Divorce is among life’s most consequential events. It is an emotionally and financially stressful time that challenges couples, especially if they have children. The most contentious battles often involve custody agreements and shared parenting responsibilities. How does Louisiana govern divorces compared to other states?
One aspect that distinguishes matrimonial law in the Bayou State from many other states is the concept of a “covenant marriage.” Couples who enter a covenant marriage agree before they marry to obtain counseling when issues surface during the marriage and prior to divorce. Louisiana also requires spouses in a covenant marriage to separate for six months prior to divorcing if they have no children and to live apart for at least one year before petitioning the court. The spouse seeking a divorce must also prove there are grounds for the divorce.
Grounds for divorce
Legal reasons for ending a traditional or non-covenant marriage are adultery or a felony conviction. However, a covenant marriage also may be terminated if:
- One of the spouses abandons the other for one year or more
- One of the spouses physically or sexually abuses their partner or children
- The couple has separated for at least two years
- The couple has lived apart for one year after a legal separation with no hope of reconciliation or 18 months with minor children
Grounds for divorce typically influence judges in custody decisions. Desertion and abuse can prohibit visitation and block alimony. As for property division, Louisiana requires that all marital assets be shared equally unless there is a pre-nuptial or post-nuptial agreement that specifies distribution.

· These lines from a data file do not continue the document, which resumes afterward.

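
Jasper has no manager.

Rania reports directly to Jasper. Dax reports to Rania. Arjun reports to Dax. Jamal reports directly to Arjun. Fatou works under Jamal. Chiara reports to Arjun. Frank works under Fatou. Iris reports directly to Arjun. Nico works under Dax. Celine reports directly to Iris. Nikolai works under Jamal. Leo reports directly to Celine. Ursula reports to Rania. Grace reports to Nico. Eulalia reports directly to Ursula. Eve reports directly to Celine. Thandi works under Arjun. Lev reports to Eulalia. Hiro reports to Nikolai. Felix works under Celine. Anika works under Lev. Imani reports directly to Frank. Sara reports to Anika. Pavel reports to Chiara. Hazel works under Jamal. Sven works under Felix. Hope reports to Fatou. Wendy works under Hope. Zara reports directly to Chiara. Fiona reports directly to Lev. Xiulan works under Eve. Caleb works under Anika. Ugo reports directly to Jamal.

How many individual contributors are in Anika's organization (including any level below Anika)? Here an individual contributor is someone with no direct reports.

2

The people in Anika's organization with no one reporting to them are Caleb, Sara. That is 2.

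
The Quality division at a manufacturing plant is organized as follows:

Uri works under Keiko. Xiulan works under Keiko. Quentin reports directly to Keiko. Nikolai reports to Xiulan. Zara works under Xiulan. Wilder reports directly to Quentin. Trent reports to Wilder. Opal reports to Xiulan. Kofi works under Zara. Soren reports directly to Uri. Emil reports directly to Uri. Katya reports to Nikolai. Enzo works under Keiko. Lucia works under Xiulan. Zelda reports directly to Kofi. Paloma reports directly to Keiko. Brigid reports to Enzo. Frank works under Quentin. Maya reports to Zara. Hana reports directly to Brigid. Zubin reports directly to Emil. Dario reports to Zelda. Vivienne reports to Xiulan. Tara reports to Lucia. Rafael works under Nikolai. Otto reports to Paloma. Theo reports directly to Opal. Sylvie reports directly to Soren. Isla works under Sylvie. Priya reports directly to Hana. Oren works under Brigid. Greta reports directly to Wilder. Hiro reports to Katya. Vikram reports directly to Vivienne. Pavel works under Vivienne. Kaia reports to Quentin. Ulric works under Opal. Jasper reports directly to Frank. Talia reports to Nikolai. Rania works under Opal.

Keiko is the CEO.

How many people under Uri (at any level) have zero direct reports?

The people in Uri's organization with no one reporting to them are Zubin, Isla. That is 2.

2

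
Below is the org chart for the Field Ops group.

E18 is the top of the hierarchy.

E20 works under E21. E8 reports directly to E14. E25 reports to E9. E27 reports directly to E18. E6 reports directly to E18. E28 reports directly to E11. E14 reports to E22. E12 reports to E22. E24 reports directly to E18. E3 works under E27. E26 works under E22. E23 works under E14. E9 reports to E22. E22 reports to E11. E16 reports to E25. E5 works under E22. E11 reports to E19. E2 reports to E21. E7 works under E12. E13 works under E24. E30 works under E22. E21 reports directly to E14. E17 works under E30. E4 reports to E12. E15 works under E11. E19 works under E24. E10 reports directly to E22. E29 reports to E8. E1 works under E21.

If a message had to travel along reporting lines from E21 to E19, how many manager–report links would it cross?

E21 is in E19's organization: the chain from E21 up to E19 is E21 → E14 → E22 → E11 → E19, which is 4 links.

4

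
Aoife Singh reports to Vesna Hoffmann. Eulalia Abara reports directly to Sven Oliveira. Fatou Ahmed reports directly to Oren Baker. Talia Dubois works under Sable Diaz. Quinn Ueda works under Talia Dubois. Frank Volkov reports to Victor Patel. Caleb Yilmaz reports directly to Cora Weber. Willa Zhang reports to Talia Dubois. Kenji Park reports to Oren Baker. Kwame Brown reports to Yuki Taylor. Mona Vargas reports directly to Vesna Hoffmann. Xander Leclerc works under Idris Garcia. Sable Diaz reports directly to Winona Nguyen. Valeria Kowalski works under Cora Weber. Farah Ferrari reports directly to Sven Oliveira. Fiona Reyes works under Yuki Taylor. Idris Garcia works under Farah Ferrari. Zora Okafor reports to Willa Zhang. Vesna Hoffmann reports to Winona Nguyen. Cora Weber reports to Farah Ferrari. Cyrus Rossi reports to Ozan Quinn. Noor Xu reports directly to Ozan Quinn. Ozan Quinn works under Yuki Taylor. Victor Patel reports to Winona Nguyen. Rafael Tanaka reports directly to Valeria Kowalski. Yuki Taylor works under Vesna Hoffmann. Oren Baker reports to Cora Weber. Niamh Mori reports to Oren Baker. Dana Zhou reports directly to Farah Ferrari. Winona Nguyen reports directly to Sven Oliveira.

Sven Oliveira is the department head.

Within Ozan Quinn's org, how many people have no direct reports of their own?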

Assets that spouses owned before the marriage are separated from community property and not equitably shared. Retirement accounts can be more complicated because they often are not mature at the time of a divorce. A financial expert may have to value pensions and benefits.
Moving forward fairly
Child support, visitation and spousal support can be the most complicated issues to settle whether a divorce involves a traditional or covenant marriage. The stakes are enormous. You and your spouse have to move forward separately while executing a sensible co-parenting plan that ensures your children will not be irreparably harmed by your decision to separate.
A collaborative approach may be sensitive to everyone’s needs. But it’s also important to protect your rights as a parent and an individual when ending a marriage. An experienced family law attorney with a holistic touch may be able to negotiate the best possible outcome for all parties.